ABQ native to run Phoenix
Kate Gallego, formerly Widland, was elected mayor Tuesday
Had she not been allergic to cats, Kate Gallego, the newly elected mayor of Phoenix and an Albuquerque native, might have been a veterinarian.
Instead, the former Kate Widland 37, will be sworn in next week as the youngest and the only woman mayor of one of the top 10 largest cities in America.
“It’s exciting, a real honor,” she told the Journal on Thursday. “It says something good about Phoenix — that it’s an open community and the results you can get matter more than where you were born or your name.”
First elected to the Phoenix City Council in 2013, Gallego was reelected in 2017. But when former mayor Greg Stanton announced he was running for Congress, Gallego gave up her City Council seat to run in a special election to succeed him.
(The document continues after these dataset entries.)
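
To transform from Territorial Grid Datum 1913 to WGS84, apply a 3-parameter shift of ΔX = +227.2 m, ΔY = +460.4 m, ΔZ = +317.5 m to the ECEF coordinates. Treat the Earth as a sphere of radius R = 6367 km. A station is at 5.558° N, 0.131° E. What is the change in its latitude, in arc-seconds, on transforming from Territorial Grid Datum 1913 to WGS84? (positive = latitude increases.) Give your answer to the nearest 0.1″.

sin φ = 0.096853, cos φ = 0.995299, sin λ = 0.002286, cos λ = 0.999997.
North component: ΔN = −sin φ cos λ·ΔX − sin φ sin λ·ΔY + cos φ·ΔZ = −(0.096853)(0.999997)(227.2) − (0.096853)(0.002286)(460.4) + (0.995299)(317.5) = 293.90 m.
1° of latitude spans πR/180 = 111125 m, so Δφ = 293.90 / 111125 × 3600 = 9.521″.

Δφ = 9.5″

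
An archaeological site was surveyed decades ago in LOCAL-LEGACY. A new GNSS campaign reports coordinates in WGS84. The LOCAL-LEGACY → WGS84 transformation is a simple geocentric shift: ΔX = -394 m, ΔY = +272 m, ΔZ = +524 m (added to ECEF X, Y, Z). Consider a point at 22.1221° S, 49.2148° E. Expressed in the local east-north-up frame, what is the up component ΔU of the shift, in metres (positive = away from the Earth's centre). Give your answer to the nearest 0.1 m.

At φ = -22.1221°, λ = 49.2148°: sin φ = -0.376582, cos φ = 0.926383, sin λ = 0.757164, cos λ = 0.653225.
ΔU = cos φ cos λ·ΔX + cos φ sin λ·ΔY + sin φ·ΔZ = (0.926383)(0.653225)(-394) + (0.926383)(0.757164)(272) + (-0.376582)(524) = -244.97 m.

ΔU = -245.0 m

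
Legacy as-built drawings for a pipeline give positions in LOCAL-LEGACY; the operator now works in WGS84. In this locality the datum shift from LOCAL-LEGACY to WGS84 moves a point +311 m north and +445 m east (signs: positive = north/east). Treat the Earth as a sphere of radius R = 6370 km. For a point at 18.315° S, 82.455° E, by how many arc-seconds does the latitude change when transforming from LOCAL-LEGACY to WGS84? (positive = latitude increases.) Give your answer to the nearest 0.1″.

Δφ = 10.1″

On a sphere of radius R, 1 rad of latitude = R, so Δφ = ΔN / R = 311.0 / 6370000 = 4.8823e-05 rad = 10.070″.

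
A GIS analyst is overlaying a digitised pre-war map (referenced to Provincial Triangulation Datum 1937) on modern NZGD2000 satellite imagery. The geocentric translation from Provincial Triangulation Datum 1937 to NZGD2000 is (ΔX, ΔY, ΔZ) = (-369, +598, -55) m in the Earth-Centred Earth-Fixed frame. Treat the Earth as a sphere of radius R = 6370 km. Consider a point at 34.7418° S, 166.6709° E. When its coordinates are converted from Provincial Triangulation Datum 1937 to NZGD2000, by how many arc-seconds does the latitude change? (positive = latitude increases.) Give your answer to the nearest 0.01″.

sin φ = -0.569879, cos φ = 0.821729, sin λ = 0.230544, cos λ = -0.973062.
North component: ΔN = −sin φ cos λ·ΔX − sin φ sin λ·ΔY + cos φ·ΔZ = −(-0.569879)(-0.973062)(-369) − (-0.569879)(0.230544)(598) + (0.821729)(-55) = 237.99 m.
1° of latitude spans πR/180 = 111177 m, so Δφ = 237.99 / 111177 × 3600 = 7.706″.

Δφ = 7.71″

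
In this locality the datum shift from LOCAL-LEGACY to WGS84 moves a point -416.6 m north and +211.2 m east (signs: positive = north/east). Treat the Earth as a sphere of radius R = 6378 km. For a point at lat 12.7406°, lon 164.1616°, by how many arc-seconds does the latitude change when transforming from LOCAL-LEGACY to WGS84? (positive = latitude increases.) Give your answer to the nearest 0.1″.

On a sphere of radius R, 1 rad of latitude = R, so Δφ = ΔN / R = -416.6 / 6378000 = -6.5318e-05 rad = -13.473″.

Δφ = -13.5″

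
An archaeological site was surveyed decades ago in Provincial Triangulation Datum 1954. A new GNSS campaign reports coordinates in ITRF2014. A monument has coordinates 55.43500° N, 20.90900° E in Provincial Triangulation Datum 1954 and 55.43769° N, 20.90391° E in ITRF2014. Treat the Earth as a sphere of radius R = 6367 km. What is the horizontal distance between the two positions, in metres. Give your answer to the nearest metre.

439 m

Δφ = 55.43769° − 55.43500° = +0.00269°; Δλ = 20.90391° − 20.90900° = -0.00509°.
1° along a meridian = πR/180 = 111125 m.
ΔN = Δφ × 111125 = 298.9 m; ΔE = Δλ × 111125 × cos(55.43500°) = -0.00509 × 111125 × 0.567341 = -320.9 m.
Distance = √(ΔE² + ΔN²) = √((-320.9)² + 298.9²) = 438.6 m.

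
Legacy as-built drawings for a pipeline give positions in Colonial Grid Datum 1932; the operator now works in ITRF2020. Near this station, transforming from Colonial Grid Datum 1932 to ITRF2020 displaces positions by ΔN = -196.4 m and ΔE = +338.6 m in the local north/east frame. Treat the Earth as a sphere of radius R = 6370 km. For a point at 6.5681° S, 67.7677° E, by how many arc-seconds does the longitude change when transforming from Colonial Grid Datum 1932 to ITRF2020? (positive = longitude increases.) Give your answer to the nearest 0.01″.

At latitude -6.5681°, cos φ = 0.993437.
One radian of longitude at latitude φ spans R cos φ, so Δλ = ΔE / (R cos φ) = 338.6 / (6370000 × 0.993437) = 5.3507e-05 rad = 11.037″.

Δλ = 11.04″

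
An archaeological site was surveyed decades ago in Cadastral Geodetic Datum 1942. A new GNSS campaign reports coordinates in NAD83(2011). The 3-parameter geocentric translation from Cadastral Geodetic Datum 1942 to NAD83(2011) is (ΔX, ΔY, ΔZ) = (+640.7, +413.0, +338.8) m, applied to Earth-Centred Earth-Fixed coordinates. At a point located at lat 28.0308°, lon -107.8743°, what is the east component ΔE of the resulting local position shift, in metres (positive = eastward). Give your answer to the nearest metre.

ΔE = 483 m

The local east axis at (φ, λ) is (−sin λ, cos λ, 0), so ΔE = −sin(-107.8743°)·640.7 + cos(-107.8743°)·413.0 = 483.01 m.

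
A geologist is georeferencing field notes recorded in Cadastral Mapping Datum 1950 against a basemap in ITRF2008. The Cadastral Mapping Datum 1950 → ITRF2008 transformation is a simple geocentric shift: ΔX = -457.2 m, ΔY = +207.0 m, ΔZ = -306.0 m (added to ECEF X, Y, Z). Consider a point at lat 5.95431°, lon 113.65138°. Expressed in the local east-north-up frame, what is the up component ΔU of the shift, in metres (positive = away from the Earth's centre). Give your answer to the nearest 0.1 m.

ΔU = 339.3 m

At φ = 5.95431°, λ = 113.65138°: sin φ = 0.103735, cos φ = 0.994605, sin λ = 0.916003, cos λ = -0.401171.
ΔU = cos φ cos λ·ΔX + cos φ sin λ·ΔY + sin φ·ΔZ = (0.994605)(-0.401171)(-457.2) + (0.994605)(0.916003)(207.0) + (0.103735)(-306.0) = 339.27 m.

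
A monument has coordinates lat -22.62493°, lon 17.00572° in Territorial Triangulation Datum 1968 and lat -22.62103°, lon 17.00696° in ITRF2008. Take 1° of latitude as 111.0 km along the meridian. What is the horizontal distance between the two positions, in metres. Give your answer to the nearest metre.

Δφ = -22.62103° − -22.62493° = +0.00390°; Δλ = 17.00696° − 17.00572° = +0.00124°.
ΔN = Δφ × 111000 = 432.9 m; ΔE = Δλ × 111000 × cos(-22.62493°) = +0.00124 × 111000 × 0.923043 = 127.0 m.
Distance = √(ΔE² + ΔN²) = √(127.0² + 432.9²) = 451.2 m.

451 m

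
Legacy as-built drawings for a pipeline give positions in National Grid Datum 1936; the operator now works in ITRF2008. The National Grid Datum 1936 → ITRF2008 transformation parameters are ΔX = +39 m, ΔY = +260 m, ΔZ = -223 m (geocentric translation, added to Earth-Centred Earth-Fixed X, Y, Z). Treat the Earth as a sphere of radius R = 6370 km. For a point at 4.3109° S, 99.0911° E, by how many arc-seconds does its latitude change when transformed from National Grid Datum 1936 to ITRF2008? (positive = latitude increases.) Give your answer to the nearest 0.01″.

sin φ = -0.075168, cos φ = 0.997171, sin λ = 0.987438, cos λ = -0.158005.
North component: ΔN = −sin φ cos λ·ΔX − sin φ sin λ·ΔY + cos φ·ΔZ = −(-0.075168)(-0.158005)(39) − (-0.075168)(0.987438)(260) + (0.997171)(-223) = -203.53 m.
1° of latitude spans πR/180 = 111177 m, so Δφ = -203.53 / 111177 × 3600 = -6.591″.

Δφ = -6.59″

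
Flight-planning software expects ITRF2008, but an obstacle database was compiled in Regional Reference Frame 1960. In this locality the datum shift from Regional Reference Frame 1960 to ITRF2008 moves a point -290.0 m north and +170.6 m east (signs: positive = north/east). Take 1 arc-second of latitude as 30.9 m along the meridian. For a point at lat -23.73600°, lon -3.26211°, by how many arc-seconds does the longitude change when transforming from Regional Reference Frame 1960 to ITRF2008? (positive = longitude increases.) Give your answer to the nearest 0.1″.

At latitude -23.73600°, cos φ = 0.915410.
1″ of longitude at this latitude = 30.90 × cos φ = 28.2862 m, so Δλ = 170.6 / 28.2862 = 6.031″.

Δλ = 6.0″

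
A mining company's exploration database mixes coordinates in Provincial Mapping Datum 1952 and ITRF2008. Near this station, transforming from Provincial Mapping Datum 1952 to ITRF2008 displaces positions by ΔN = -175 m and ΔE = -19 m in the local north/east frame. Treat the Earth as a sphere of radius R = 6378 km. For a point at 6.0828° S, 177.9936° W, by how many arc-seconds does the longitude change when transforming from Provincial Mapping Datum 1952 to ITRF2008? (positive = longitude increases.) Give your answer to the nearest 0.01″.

Δλ = -0.62″

At latitude -6.0828°, cos φ = 0.994370.
One radian of longitude at latitude φ spans R cos φ, so Δλ = ΔE / (R cos φ) = -19.0 / (6378000 × 0.994370) = -2.9959e-06 rad = -0.618″.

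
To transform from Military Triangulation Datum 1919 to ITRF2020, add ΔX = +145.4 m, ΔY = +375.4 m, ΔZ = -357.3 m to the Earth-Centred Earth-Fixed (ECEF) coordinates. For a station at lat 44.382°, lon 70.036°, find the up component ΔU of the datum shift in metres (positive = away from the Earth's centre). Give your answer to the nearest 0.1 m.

ΔU = 37.7 m

The local up (radial) axis is (cos φ cos λ, cos φ sin λ, sin φ), giving ΔU = 35.480 + 252.173 − 249.910 = 37.74 m.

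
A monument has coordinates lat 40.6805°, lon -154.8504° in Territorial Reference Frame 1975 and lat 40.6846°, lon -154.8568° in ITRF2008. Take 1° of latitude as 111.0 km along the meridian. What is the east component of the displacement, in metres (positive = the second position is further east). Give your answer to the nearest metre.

Δφ = 40.6846° − 40.6805° = +0.0041°; Δλ = -154.8568° − -154.8504° = -0.0064°.
ΔN = Δφ × 111000 = 455.1 m; ΔE = Δλ × 111000 × cos(40.6805°) = -0.0064 × 111000 × 0.758356 = -538.7 m.

ΔE = -539 m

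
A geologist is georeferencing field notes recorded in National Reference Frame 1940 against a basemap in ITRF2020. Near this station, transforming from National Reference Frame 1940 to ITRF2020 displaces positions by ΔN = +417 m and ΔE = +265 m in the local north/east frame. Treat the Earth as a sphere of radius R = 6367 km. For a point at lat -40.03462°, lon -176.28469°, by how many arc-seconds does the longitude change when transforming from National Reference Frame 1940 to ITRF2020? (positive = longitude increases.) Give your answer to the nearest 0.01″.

Δλ = 11.21″

At latitude -40.03462°, cos φ = 0.765656.
One radian of longitude at latitude φ spans R cos φ, so Δλ = ΔE / (R cos φ) = 265.0 / (6367000 × 0.765656) = 5.4360e-05 rad = 11.213″.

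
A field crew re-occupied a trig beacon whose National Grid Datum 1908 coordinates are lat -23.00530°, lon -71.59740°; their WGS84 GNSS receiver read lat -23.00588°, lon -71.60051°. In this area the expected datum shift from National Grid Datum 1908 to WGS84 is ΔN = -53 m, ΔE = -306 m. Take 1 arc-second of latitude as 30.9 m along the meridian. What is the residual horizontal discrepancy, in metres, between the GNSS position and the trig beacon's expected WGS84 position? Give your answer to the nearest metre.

17 m

Observed coordinate differences: Δφ = -0.00058°, Δλ = -0.00311°.
Converting to metres (1° lat = 111240 m, cos φ = 0.920469): observed ΔN = -64.5 m, observed ΔE = -318.4 m.
Subtracting the expected shift leaves a residual of -64.5 − (-53) = -11.5 m north and -318.4 − (-306) = -12.4 m east.
Residual distance = √((-11.5)² + (-12.4)²) = 17.0 m.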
Gallego subsequently beat opponent Daniel Valenzuela in a March 12 runoff election.
The mid-term elections that changed the composition of the U.S. House of Representatives was a statement by voters that “they really want people who are like them, raising families and involved in their community,” Gallego said. “We don’t want elected officials on a pedestal, we want real people facing real challenges.”
Nationwide, there was “a wave of women who ran in response, I think they’d say, to the Trump election,” Gallego said. “I would not count myself in that group because I was already involved in public life and public service.”
Public life, however, was not something she thought about growing up in Albuquerque, although she was the student body vice president at Albuquerque Academy at the same time Elizabeth Kistin Keller, now
the wife of Albuquerque Mayor Tim Keller, was president.
Rather, she entertained the notion of becoming a veterinarian, she said, until the cat allergy thing put the kybosh on that.
Gallego is the daughter of attorneys Jim Widland and Julie Neerken, who fled Chicago after the infamous blizzard of 1979 and settled in the more moderate climate of Albuquerque. Here, daughter Kate celebrated her Bat Mitzvah at Congregation Nahalat Shalom and enjoyed the city’s amenities, including the parks and hiking in the city’s open spaces, and in the mountains.
She left Albuquerque to attend Harvard University, where she earned a bachelor’s degree in environmental studies and later earned a Master of Business Administration degree from the Wharton School of Business at the University of Pennsylvania.
Prior to becoming a councilwoman, Gallego worked on strategic planning with the electric utility company in Phoenix. It was there, she said, that “I spent a lot of time complaining we could do better, and then I finally gave up and said I’ll run for public office,” believing that she would get better results from that vantage point.
During her tenure on the Phoenix City Council, and as the city’s mayor and the mother of a young son, the environment remains a top concern to her, including clean air, clean water, preserving the city’s open spaces and parks, and “having a safe place to call home.”
But she said she is also focused on economic development, luring highwage jobs, and improving the city’s infrastructure and public transportation system.
It was Albuquerque, however, that provided her with the groundwork and foundation for going into public life.
“It was such a diverse community,” she said. “It’s a community where you know you’re going to live and work with people who don’t look like you, and that’s important preparation,” particularly when so many cities across America seem ethnically segregated.